Antbirds belong to a large, old and almost purely tropical family of some 200 species, only a fraction of which have anything to do with ants.

The new research looked at three swarm-stalking species that live in the same region of Panama: the spotted antbird, the slightly larger bicolored antbird and the even larger ocellated antbird. All three adhere to the basic script of tropical birds, living much longer than the two or three years of the average chickadee or sparrow up north but brooding significantly smaller clutches per year, and with males and females singing jointly to prove to the world that they’re a formidable team.

Living off savage plunder

All three types of antbirds are adapted to the shadowy conditions of the understory, which means they flit more than they fly and they avoid open, sunny places. Fields, rivers and hills are essentially impassable barriers.

The birds also have features designed for the ant-following trade – big, strong legs and long claws for gripping onto vertical stems and branches as they lean sideways to scan the forest floor for ants, and pie-plate eyes to spot minor movements in very low lighting. They look for the earliest possible signs of the approach of the most formidable species of army ant in those parts: Eciton burchelli.

“Eciton are like lions,” said Michael Kaspari, an ant expert at the University of Oklahoma. “They’re the top predators of the tropical forest.”

Their armies are shape-shifting nation-states built of hundreds of thousands of ants – bridges of ants, spiraling staircases of ants. Army ants don’t dig nests, as most ants do; they become nests.

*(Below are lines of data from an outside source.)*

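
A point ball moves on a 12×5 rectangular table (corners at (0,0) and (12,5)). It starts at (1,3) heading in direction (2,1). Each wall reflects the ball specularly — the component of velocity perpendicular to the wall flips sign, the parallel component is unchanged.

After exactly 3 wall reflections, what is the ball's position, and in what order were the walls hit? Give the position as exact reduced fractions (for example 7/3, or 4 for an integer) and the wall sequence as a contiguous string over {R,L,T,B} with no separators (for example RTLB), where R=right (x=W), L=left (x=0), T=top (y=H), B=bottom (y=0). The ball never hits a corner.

1. t=2 → T at (5,5); v=(2,-1)
2. t=7/2 → R at (12,3/2); v=(-2,-1)
3. t=3/2 → B at (9,0); v=(-2,1)

Final position: (9,0)
Wall sequence: TRB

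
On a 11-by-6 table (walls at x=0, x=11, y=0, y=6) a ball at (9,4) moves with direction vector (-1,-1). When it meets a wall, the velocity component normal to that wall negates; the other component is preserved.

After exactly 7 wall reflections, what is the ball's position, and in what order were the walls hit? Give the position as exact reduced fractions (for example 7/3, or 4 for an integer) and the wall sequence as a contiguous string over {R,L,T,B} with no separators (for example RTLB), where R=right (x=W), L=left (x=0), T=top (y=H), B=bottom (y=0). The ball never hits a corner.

1. t=4 → B at (5,0); v=(-1,1)
2. t=5 → L at (0,5); v=(1,1)
3. t=1 → T at (1,6); v=(1,-1)
4. t=6 → B at (7,0); v=(1,1)
5. t=4 → R at (11,4); v=(-1,1)
6. t=2 → T at (9,6); v=(-1,-1)
7. t=6 → B at (3,0); v=(-1,1)

Final position: (3,0)
Wall sequence: BLTBRTB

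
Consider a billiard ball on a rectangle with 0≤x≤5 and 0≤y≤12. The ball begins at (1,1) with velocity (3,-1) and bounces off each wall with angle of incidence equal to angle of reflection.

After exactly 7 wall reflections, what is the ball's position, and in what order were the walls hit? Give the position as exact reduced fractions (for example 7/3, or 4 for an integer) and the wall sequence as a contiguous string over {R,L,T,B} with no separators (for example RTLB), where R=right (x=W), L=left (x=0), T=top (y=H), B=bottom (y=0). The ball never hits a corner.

Final position: (0,26/3)
Wall sequence: BRLRLRL

1. t=1 → B at (4,0); v=(3,1)
2. t=1/3 → R at (5,1/3); v=(-3,1)
3. t=5/3 → L at (0,2); v=(3,1)
4. t=5/3 → R at (5,11/3); v=(-3,1)
5. t=5/3 → L at (0,16/3); v=(3,1)
6. t=5/3 → R at (5,7); v=(-3,1)
7. t=5/3 → L at (0,26/3); v=(3,1)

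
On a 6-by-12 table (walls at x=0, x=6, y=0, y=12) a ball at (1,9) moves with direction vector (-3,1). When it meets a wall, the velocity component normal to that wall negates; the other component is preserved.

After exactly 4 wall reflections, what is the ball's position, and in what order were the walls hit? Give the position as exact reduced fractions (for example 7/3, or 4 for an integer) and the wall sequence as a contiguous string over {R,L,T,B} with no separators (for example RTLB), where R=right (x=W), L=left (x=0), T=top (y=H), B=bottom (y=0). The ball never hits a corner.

1. t=1/3 → L at (0,28/3); v=(3,1)
2. t=2 → R at (6,34/3); v=(-3,1)
3. t=2/3 → T at (4,12); v=(-3,-1)
4. t=4/3 → L at (0,32/3); v=(3,-1)

Final position: (0,32/3)
Wall sequence: LRTL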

When it’s time for the queen to fatten up and lay a new round of eggs, the worker ants find a nice hollow log, link themselves together like LEGO pieces, and form a bivouac – a vast, quivering, climate-controlled haven for the colony’s crown jewel. Most of these encampments are the size of a basketball, Kaspari said, “but I’ve seen ones as big as a couch.”

When the eggs hatch and there are multitudes of young mouths to feed, the workers light out in search of prey. The ants are savage and relentless, capturing as many as 30,000 prey items in a single day. They scale trees to pull down giant scorpions, raid wasps’ nests and overwhelm the defenses of even the most violent Africanized bees. Any life form lying in the ants’ path knows its only chance is to try to leap away – and the antbirds know it, too.

The birds swoop down and pick off as many of the fleeing menu items as they can get away with, a type of plundering that ends up reducing the ants’ hunting success by one-sixth. Each of the three types of antbird makes its grab from a particular position around the swarm.

As the biggest, most dominant species of antbird – an “obligate” parasite that cannot find food on its own – the ocellated antbird monopolizes the leading edge and snaps up the meatiest prey. The bicolored antbird, also an obligate parasite, occupies the side position and takes in the second-order invertebrates. Spotted antbirds content themselves with the dregs at the rear. After all, they’re only discretionary parasites and can compensate later with independent foraging.

The three-part attack

In the new work, the researchers compared the standard three-part scrimmaging of antbirds seen on the Panamanian mainland with the situation on Barro Colorado Island, where the ocellated antbird recently went extinct. They expected that the bicolored antbirds on the island, as the “beta” birds of the pecking order, would be the biggest beneficiaries of the loss of competition.

Instead, it seems that the spotted antbirds are the ones making the most of the newly opened niche. For one thing, while the island’s population of bicoloreds has stagnated, the number of spotted antbirds is on the rise. Moreover, some spotted antbirds on the island are clearly losing interest in maintaining and defending specific territories, as spotted antbirds on the mainland vigorously do.

For those antbirds, home is where the swarm is.